Eldon Hostetler grew up as part of an Amish farm family in northwestern Indiana, became fascinated when a neighbor, coming to help with the wheat harvest, arrived in a 1936 Hudson Terraplane. Hostetler went on to invent equipment for poultry farmers (he held 65 patents) and to assemble the world’s largest — and finest — collection of Hudson automobiles.
He shared his collection in a museum housed in part of the Shipshewana Town Center, where the museum was supported in part by taxes on local motel rooms. Hostetler died, at age 93, in 2016 and his widow, Esta, died in 2017, after which the local government changed the innkeepers tax structure, sold the community-center building and announced that the museum would close and its contents sold at auction.
It all seems strange for a community that thrives on tourism. The horse-and-buggy days still reign — and rein — in Shipshewana, and the Hudson museum provided an attraction for those with more-modern tourist tastes.
The sale was handled by Worldwide Auctioneers, an Indiana company co-headed by John Kruse, who was just 18 years old the first time he met Eldon Hostetler, who at the time was keeping his car collection in an old chicken house.
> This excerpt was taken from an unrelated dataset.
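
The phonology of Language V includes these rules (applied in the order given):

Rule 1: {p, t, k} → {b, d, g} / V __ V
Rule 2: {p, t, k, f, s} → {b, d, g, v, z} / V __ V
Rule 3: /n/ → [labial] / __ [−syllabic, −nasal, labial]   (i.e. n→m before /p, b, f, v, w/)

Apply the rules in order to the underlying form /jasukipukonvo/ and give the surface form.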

“I’ve always had a special place in my heart for Eldon and what he did with those Hudsons,” Kruse said. “When the museum happened, it never crossed my mind that any of those cars would ever get sold.”
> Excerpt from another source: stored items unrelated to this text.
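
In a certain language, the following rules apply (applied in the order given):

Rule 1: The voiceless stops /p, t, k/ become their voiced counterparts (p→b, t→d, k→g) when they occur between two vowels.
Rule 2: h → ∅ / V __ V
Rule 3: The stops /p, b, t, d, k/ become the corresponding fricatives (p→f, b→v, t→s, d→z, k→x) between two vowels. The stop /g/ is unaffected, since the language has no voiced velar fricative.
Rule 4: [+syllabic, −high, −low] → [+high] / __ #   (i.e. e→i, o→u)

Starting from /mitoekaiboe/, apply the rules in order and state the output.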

“It is sad to see any collection broken up. Can you imagine if the Auburn Cord Duesenberg museum or the Petersen museum got shut down?
“All those emotions certainly swirled not just for me but for everybody who had any relationship with the museum or Eldon. But the reality is that these cars are going to get sold.”
The collection of more than 60 vehicles had been appraised at more than $4 million. At the end of the Worldwide sale, with everything selling with no reserve prices, 32 of the vehicles went for auction-record prices and sales totaled $7.2 million. It was almost as if the bidders knew they were participating in something very special and were honoring Hostetler and his Hudsons by preserving his cars.
Worldwide had gambled on offering the star of the collection as the first lot on the auction block, the 1952 Hudson Hornet 6 that Herb Thomas raced in NASCAR. The car sold for $1.265 million and the auction was off and running.
On a personal note, as the auction gallery filled (and filled to standing-room only), the seat next to me near the back of the room became occupied by none other than Dean Kruse, truly the dean of collector car auctions. He hadn’t been to an auction since the demise of his own company but had been invited by his nephew, John Kruse, in part because the sale wasn’t far from home and also because of Dean’s history with Eldon Hostetler.
Sitting next to Dean Kruse at a car auction was like sitting in on a grad-school lecture; his insights into the cars and the auction process was illuminating, and it was heartwarming to see so many of people stop by at the end of the sale and share some kind words.
Bittersweet? Yes. But then so was the entire affair.
Dean Kruse was an evil man that hurt many car enthusiasts by not making good on paying people, which is why he is no longer in business. His own son wont even use the family name in his business!
I just read The Life and Times of Eldon “Ziggity” Hostetler, his autobiography, loaned to me by a fellow automobile enthusiast. Having been born in Elkhart and well aware of Shipshewana, I dreamed of visiting the Hostetler Hudson Car Museum during a planned road-trip in my restomod ’66 Mustang next October on a trip to visit my brother in MI for his birthday. Now I am saddened by my research into what was Mr. Hostetler’s dream and JR’s efforts to save it. Maybe Ypsilanti has some of his cars and my road trip will be extended to go see them and honor Mr. Hostetler’s legacy.